In North Carolina, the proposal for expanding APRN scope of practice is known as the SAVE Act. In 2019, the bill enjoyed bi-partisan support in both chambers of the legislature, but it was unable to gain traction. It failed to even get a committee hearing. Legislative leadership should allow the bill to be considered in future sessions.
For a more detailed explanation of the need for the SAVE Act, and how it could expand access to healthcare in rural areas, read more about the subject here.
Encourage price transparency
Lack of price transparency is perhaps one of the biggest obstacles in U.S. healthcare today. John Hopkins School of Medicine professor Dr. Marty Makary put it this way in a Newsweek piece:
“For years, hospitals have been focused on other priorities such as hiring staff and meeting regulatory requirements. Itemizing their true costs has never been required by the market. But given our current cost crisis and its toll on American families, transparency’s time has come.”
Some healthcare providers are circumventing the system of their own volition. Take Winston-Salem based surgeon Dr. Gajendra Singh (Sound familiar? He’s the doctor at the center of the on-going lawsuit against the state’s Certificate of Need laws). Dr. Singh offers a full list of his prices on his website, along with a comparison of the typical price for the same procedure in the U.S. This type of entrepreneurship and patient-friendly approach is a beacon of what the future of healthcare could look like in our state.
Where possible, North Carolina law should encourage price transparency in healthcare. Recently, some at the legislature have gone so far as to fight against transparency efforts by the state treasurer. Industry protectionism fuels such efforts, and they are antithetical to improving healthcare costs in our state.
Don’t hinder telemedicine growth
An early version of the North Carolina House’s coronavirus response legislation included a provision to require insurance companies to reimburse healthcare providers the same rate for telemedicine services as they do for in-person services. This provision did not make it into the final version of the bill, and it was time-limited, but represents a dangerous sentiment.
Telemedicine is a vehicle for providers and patients to connect in a more cost-effective way. Over-regulation of the practice through a parity law, like the one proposed by the House, is almost guaranteed to squash the positive benefits of telehealth innovation on healthcare prices.
Other healthcare reforms
The elephant in the healthcare room is the repeal of the state’s Certificate of Need laws. This is arguably the reform that is the biggest lift, but it could have a proportionately large impact on the healthcare landscape of North Carolina. For more information on CON reform, view the previous A Better Carolina article on the subject.
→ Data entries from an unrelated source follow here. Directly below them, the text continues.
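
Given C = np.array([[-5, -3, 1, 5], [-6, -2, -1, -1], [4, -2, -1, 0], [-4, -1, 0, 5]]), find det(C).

|C| = 219

Expand along row 3 (it has 1 zero):
  + (4) · M_31   where M_31 = det([-3 1 5; -2 -1 -1; -1 0 5]) = 21
  − (-2) · M_32   where M_32 = det([-5 1 5; -6 -1 -1; -4 0 5]) = 39
  + (-1) · M_33   where M_33 = det([-5 -3 5; -6 -2 -1; -4 -1 5]) = -57
det = (+1)·(4)·(21) + (-1)·(-2)·(39) + (+1)·(-1)·(-57) = 219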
Other reforms from the Mercatus scorecard for which North Carolina scored low include:
Allow medical licensure reciprocity across state lines
Allow oral contraceptives without a physician prescription
Allow insurers from other states to sell health insurance in the state (Note: U.S. territories should also be included, since they are exemptfrom burdensome ACA insurance mandates)
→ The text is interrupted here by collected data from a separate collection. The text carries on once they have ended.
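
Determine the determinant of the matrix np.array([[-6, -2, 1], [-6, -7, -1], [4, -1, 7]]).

The determinant is 258.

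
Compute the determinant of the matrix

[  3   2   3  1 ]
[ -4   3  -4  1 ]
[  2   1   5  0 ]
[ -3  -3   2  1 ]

The determinant is 168.

Expand along row 3 (it has 1 zero):
  + (2) · M_31   where M_31 = det([2 3 1; 3 -4 1; -3 2 1]) = -36
  − (1) · M_32   where M_32 = det([3 3 1; -4 -4 1; -3 2 1]) = -35
  + (5) · M_33   where M_33 = det([3 2 1; -4 3 1; -3 -3 1]) = 41
det = (+1)·(2)·(-36) + (-1)·(1)·(-35) + (+1)·(5)·(41) = 168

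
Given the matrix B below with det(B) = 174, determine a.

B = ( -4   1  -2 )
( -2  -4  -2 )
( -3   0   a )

8

Expanding along the column containing a, det(B) is linear in a: det(B) = (18)·a + (30).
Set (18)·a + (30) = 174  ⇒  (18)·a = 144  ⇒  a = 8.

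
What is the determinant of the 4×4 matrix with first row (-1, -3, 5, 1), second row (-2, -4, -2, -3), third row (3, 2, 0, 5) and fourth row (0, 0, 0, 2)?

Expand along row 4 (it has 3 zeros):
  + (2) · M_44   where M_44 = det([-1 -3 5; -2 -4 -2; 3 2 0]) = 54
det = (+1)·(2)·(54) = 108

The determinant is 108.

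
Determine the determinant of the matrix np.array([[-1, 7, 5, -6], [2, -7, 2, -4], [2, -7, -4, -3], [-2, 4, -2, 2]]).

-336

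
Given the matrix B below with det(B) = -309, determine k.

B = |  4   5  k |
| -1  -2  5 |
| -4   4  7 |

Expanding along the row containing k, det(B) is linear in k: det(B) = (-12)·k + (-201).
Set (-12)·k + (-201) = -309  ⇒  (-12)·k = -108  ⇒  k = 9.

9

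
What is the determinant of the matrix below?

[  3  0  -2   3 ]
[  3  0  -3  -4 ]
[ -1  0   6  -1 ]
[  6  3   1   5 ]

Expand along column 2 (it has 3 zeros):
  + (3) · M_42   where M_42 = det([3 -2 3; 3 -3 -4; -1 6 -1]) = 112
det = (+1)·(3)·(112) = 336

336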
These are just a few areas in which North Carolina could improve healthcare access. The full Mercatus scorecard for North Carolina can be found here.
It is worth noting that the state has taken positive steps in the free market direction in recent legislative sessions. The legislature approved creation of Association Health Plans in the state and protected Direct Primary Care agreements from burdensome insurance regulations. State leaders should be commended for their efforts in these areas and encouraged to continue to promote free market healthcare reforms in the months and years to come.